Une fusillade a été signalée dans la soirée de ce mercredi au quartier Pakanza, cellule Nduani, non loin de la clinique Le Rocher, dans la commune d’Oïcha (territoire de Beni, Nord-Kivu). Un jeune garçon, revendeur d’unités de communication, a été criblé de balles par des hommes armés non identifiés.
Selon le constat du journaliste sur le terrain, le fait s’est produit vers 18h30, à Ntwani, alors que la victime revenait de son petit shop. Arrivé devant la porte de la clôture de sa résidence, où il s’apprêtait à passer la nuit, le jeune homme a été surpris par des individus porteurs d’armes à feu. Ces derniers ont ouvert le feu sur lui à bout portant avant de disparaître dans la nature.

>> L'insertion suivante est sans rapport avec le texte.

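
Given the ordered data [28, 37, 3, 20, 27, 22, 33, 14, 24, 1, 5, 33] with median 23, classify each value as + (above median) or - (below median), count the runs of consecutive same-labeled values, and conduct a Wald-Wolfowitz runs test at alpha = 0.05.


Step 1: Compute median = 23; label A = above, B = below.
Labels in order: AABBABABABBA  (n_A = 6, n_B = 6)
Step 2: Count runs R = 9.
Step 3: Under H0 (random ordering), E[R] = 2*n_A*n_B/(n_A+n_B) + 1 = 2*6*6/12 + 1 = 7.0000.
        Var[R] = 2*n_A*n_B*(2*n_A*n_B - n_A - n_B) / ((n_A+n_B)^2 * (n_A+n_B-1)) = 4320/1584 = 2.7273.
        SD[R] = 1.6514.
Step 4: Continuity-corrected z = (R - 0.5 - E[R]) / SD[R] = (9 - 0.5 - 7.0000) / 1.6514 = 0.9083.
Step 5: Two-sided p-value via normal approximation = 2*(1 - Phi(|z|)) = 0.363722.
Step 6: alpha = 0.05. fail to reject H0.

R = 9, z = 0.9083, p = 0.363722, fail to reject H0.


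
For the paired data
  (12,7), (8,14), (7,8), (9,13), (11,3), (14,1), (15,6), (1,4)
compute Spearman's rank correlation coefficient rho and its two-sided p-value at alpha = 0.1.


Step 1: Rank x and y separately (midranks; no ties here).
rank(x): 12->6, 8->3, 7->2, 9->4, 11->5, 14->7, 15->8, 1->1
rank(y): 7->5, 14->8, 8->6, 13->7, 3->2, 1->1, 6->4, 4->3
Step 2: d_i = R_x(i) - R_y(i); compute d_i^2.
  (6-5)^2=1, (3-8)^2=25, (2-6)^2=16, (4-7)^2=9, (5-2)^2=9, (7-1)^2=36, (8-4)^2=16, (1-3)^2=4
sum(d^2) = 116.
Step 3: rho = 1 - 6*116 / (8*(8^2 - 1)) = 1 - 696/504 = -0.380952.
Step 4: Under H0, t = rho * sqrt((n-2)/(1-rho^2)) = -1.0092 ~ t(6).
Step 5: Two-sided p-value from the t-distribution with 6 df = 0.351813.
Step 6: alpha = 0.1. fail to reject H0.

rho = -0.3810, p = 0.351813, fail to reject H0 at alpha = 0.1.


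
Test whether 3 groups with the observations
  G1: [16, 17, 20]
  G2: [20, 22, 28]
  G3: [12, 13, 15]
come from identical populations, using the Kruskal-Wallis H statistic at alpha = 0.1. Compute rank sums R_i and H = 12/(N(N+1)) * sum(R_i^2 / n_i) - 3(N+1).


Step 1: Combine all N = 9 observations and assign midranks.
sorted (value, group, rank): (12,G3,1), (13,G3,2), (15,G3,3), (16,G1,4), (17,G1,5), (20,G1,6.5), (20,G2,6.5), (22,G2,8), (28,G2,9)
Step 2: Sum ranks within each group.
R_1 = 15.5 (n_1 = 3)
R_2 = 23.5 (n_2 = 3)
R_3 = 6 (n_3 = 3)
Step 3: H = 12/(N(N+1)) * sum(R_i^2/n_i) - 3(N+1)
     = 12/(9*10) * (15.5^2/3 + 23.5^2/3 + 6^2/3) - 3*10
     = 0.133333 * 276.167 - 30
     = 6.822222.
Step 4: Ties present; correction factor C = 1 - 6/(9^3 - 9) = 0.991667. Corrected H = 6.822222 / 0.991667 = 6.879552.
Step 5: Under H0, H ~ chi^2(2); p-value = 0.032072.
Step 6: alpha = 0.1. reject H0.

H = 6.8796, df = 2, p = 0.032072, reject H0.


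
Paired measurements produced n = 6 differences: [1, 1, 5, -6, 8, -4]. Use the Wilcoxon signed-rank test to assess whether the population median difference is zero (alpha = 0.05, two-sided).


Step 1: Drop any zero differences (none here) and take |d_i|.
|d| = [1, 1, 5, 6, 8, 4]
Step 2: Midrank |d_i| (ties get averaged ranks).
ranks: |1|->1.5, |1|->1.5, |5|->4, |6|->5, |8|->6, |4|->3
Step 3: Attach original signs; sum ranks with positive sign and with negative sign.
W+ = 1.5 + 1.5 + 4 + 6 = 13
W- = 5 + 3 = 8
(Check: W+ + W- = 21 should equal n(n+1)/2 = 21.)
Step 4: Test statistic W = min(W+, W-) = 8.
Step 5: Ties in |d|, so use the tie-corrected normal approximation.
        E[W] = n(n+1)/4 = 6*7/4 = 10.5.
        Tie groups: |d|=1 (t=2); sum(t^3 - t) = 6.
        Var[W] = n(n+1)(2n+1)/24 - sum(t^3-t)/48 = 546/24 - 6/48 = 22.625.
        z = (W - E[W]) / sqrt(Var[W]) = (8 - 10.5) / 4.7566 = -0.5256.
        Two-sided p = 2*Phi(z) = 0.599174.
Step 6: alpha = 0.05. fail to reject H0.

W+ = 13, W- = 8, W = min = 8, p = 0.599174, fail to reject H0.


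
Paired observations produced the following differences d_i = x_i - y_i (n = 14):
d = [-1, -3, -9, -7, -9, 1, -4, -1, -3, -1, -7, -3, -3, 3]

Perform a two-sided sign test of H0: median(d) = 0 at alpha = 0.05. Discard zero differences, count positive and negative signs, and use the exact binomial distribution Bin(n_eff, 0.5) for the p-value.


Step 1: Discard zero differences. Original n = 14; n_eff = number of nonzero differences = 14.
Nonzero differences (with sign): -1, -3, -9, -7, -9, +1, -4, -1, -3, -1, -7, -3, -3, +3
Step 2: Count signs: positive = 2, negative = 12.
Step 3: Under H0: P(positive) = 0.5, so the number of positives S ~ Bin(14, 0.5).
Step 4: Two-sided exact p-value = sum of Bin(14,0.5) probabilities at or below the observed probability = 0.012939.
Step 5: alpha = 0.05. reject H0.

n_eff = 14, pos = 2, neg = 12, p = 0.012939, reject H0.


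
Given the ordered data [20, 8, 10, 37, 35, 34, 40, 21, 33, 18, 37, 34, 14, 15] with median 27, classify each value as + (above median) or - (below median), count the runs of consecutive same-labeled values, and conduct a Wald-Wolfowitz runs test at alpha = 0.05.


Step 1: Compute median = 27; label A = above, B = below.
Labels in order: BBBAAAABABAABB  (n_A = 7, n_B = 7)
Step 2: Count runs R = 7.
Step 3: Under H0 (random ordering), E[R] = 2*n_A*n_B/(n_A+n_B) + 1 = 2*7*7/14 + 1 = 8.0000.
        Var[R] = 2*n_A*n_B*(2*n_A*n_B - n_A - n_B) / ((n_A+n_B)^2 * (n_A+n_B-1)) = 8232/2548 = 3.2308.
        SD[R] = 1.7974.
Step 4: Continuity-corrected z = (R + 0.5 - E[R]) / SD[R] = (7 + 0.5 - 8.0000) / 1.7974 = -0.2782.
Step 5: Two-sided p-value via normal approximation = 2*(1 - Phi(|z|)) = 0.780879.
Step 6: alpha = 0.05. fail to reject H0.

R = 7, z = -0.2782, p = 0.780879, fail to reject H0.


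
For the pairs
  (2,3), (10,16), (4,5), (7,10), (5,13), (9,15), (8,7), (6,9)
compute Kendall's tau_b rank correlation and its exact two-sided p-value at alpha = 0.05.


Step 1: Enumerate the 28 unordered pairs (i,j) with i<j and classify each by sign(x_j-x_i) * sign(y_j-y_i).
  (1,2):dx=+8,dy=+13->C; (1,3):dx=+2,dy=+2->C; (1,4):dx=+5,dy=+7->C; (1,5):dx=+3,dy=+10->C
  (1,6):dx=+7,dy=+12->C; (1,7):dx=+6,dy=+4->C; (1,8):dx=+4,dy=+6->C; (2,3):dx=-6,dy=-11->C
  (2,4):dx=-3,dy=-6->C; (2,5):dx=-5,dy=-3->C; (2,6):dx=-1,dy=-1->C; (2,7):dx=-2,dy=-9->C
  (2,8):dx=-4,dy=-7->C; (3,4):dx=+3,dy=+5->C; (3,5):dx=+1,dy=+8->C; (3,6):dx=+5,dy=+10->C
  (3,7):dx=+4,dy=+2->C; (3,8):dx=+2,dy=+4->C; (4,5):dx=-2,dy=+3->D; (4,6):dx=+2,dy=+5->C
  (4,7):dx=+1,dy=-3->D; (4,8):dx=-1,dy=-1->C; (5,6):dx=+4,dy=+2->C; (5,7):dx=+3,dy=-6->D
  (5,8):dx=+1,dy=-4->D; (6,7):dx=-1,dy=-8->C; (6,8):dx=-3,dy=-6->C; (7,8):dx=-2,dy=+2->D
Step 2: C = 23, D = 5, total pairs = 28.
Step 3: tau = (C - D)/(n(n-1)/2) = (23 - 5)/28 = 0.642857.
Step 4: Exact two-sided p-value (enumerate n! = 40320 permutations of y under H0): p = 0.031151.
Step 5: alpha = 0.05. reject H0.

tau_b = 0.6429 (C=23, D=5), p = 0.031151, reject H0.


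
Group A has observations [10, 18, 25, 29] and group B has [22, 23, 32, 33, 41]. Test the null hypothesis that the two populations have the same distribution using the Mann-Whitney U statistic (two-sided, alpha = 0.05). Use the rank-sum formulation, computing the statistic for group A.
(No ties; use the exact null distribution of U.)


Step 1: Combine and sort all 9 observations; assign midranks.
sorted (value, group): (10,X), (18,X), (22,Y), (23,Y), (25,X), (29,X), (32,Y), (33,Y), (41,Y)
ranks: 10->1, 18->2, 22->3, 23->4, 25->5, 29->6, 32->7, 33->8, 41->9
Step 2: Rank sum for X: R1 = 1 + 2 + 5 + 6 = 14.
Step 3: U_X = R1 - n1(n1+1)/2 = 14 - 4*5/2 = 14 - 10 = 4.
       U_Y = n1*n2 - U_X = 20 - 4 = 16.
Step 4: No ties, so the exact null distribution of U (based on enumerating the C(9,4) = 126 equally likely rank assignments) gives the two-sided p-value.
Step 5: p-value = 0.190476; compare to alpha = 0.05. fail to reject H0.

U_X = 4, p = 0.190476, fail to reject H0 at alpha = 0.05.


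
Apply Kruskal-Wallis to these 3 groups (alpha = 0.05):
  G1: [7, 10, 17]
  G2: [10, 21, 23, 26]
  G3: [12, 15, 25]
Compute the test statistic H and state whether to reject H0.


Step 1: Combine all N = 10 observations and assign midranks.
sorted (value, group, rank): (7,G1,1), (10,G1,2.5), (10,G2,2.5), (12,G3,4), (15,G3,5), (17,G1,6), (21,G2,7), (23,G2,8), (25,G3,9), (26,G2,10)
Step 2: Sum ranks within each group.
R_1 = 9.5 (n_1 = 3)
R_2 = 27.5 (n_2 = 4)
R_3 = 18 (n_3 = 3)
Step 3: H = 12/(N(N+1)) * sum(R_i^2/n_i) - 3(N+1)
     = 12/(10*11) * (9.5^2/3 + 27.5^2/4 + 18^2/3) - 3*11
     = 0.109091 * 327.146 - 33
     = 2.688636.
Step 4: Ties present; correction factor C = 1 - 6/(10^3 - 10) = 0.993939. Corrected H = 2.688636 / 0.993939 = 2.705030.
Step 5: Under H0, H ~ chi^2(2); p-value = 0.258589.
Step 6: alpha = 0.05. fail to reject H0.

H = 2.7050, df = 2, p = 0.258589, fail to reject H0.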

Touchée par balles, la victime a tenté de prendre fuite avant de s’écrouler. Elle a été rapidement ramassée et acheminée à l’Hôpital Général de Référence d’Oïcha, où elle a été admise dans un état jugé critique. Approchées par la presse, les infirmières rencontrées sur place n’ont pas livré de détails sur son état de santé, se limitant à confirmer que le patient a été transféré aux soins intensifs après les premières interventions.
Toutefois, des témoignages recueillis sur le terrain indiquent que le jeune garçon aurait été atteint par balles au niveau du bassin et de la cuisse.
Contacté, le chef du quartier Pakanza a confirmé l’incident, précisant que les assaillants seraient au nombre de deux, tous armés. Selon lui, c’est à la porte même de la parcelle de la victime que l’attaque s’est produite.
Cet incident intervient dans un contexte sécuritaire préoccupant à Oïcha. Il s’agit en effet du deuxième cas de fusillade enregistré en moins d’un mois. Récemment, à Mambabeka, près de la salle Grefamu, un certain Monsieur Sylvain avait été abattu par des bandits armés, alors au nombre de trois. À l’époque, le bourgmestre de la commune d’Oïcha avait évoqué des assaillants vêtus comme des musulmans en soutane.
Depuis 2025, au moins six personnes ont perdu la vie à Oïcha dans des circonstances similaires, notamment des taximen, dont certains ont été tués avant que leurs motos ne disparaissent. Un autre cas marquant est celui survenu à la résidence de l’opérateur économique Mzee Wasi, au quartier Masosi.
Face à cette recrudescence des violences armées, la population d’Oïcha appelle une nouvelle fois les autorités compétentes à renforcer les mesures de sécurité afin de mettre fin à ces attaques récurrentes qui endeuillent la commune.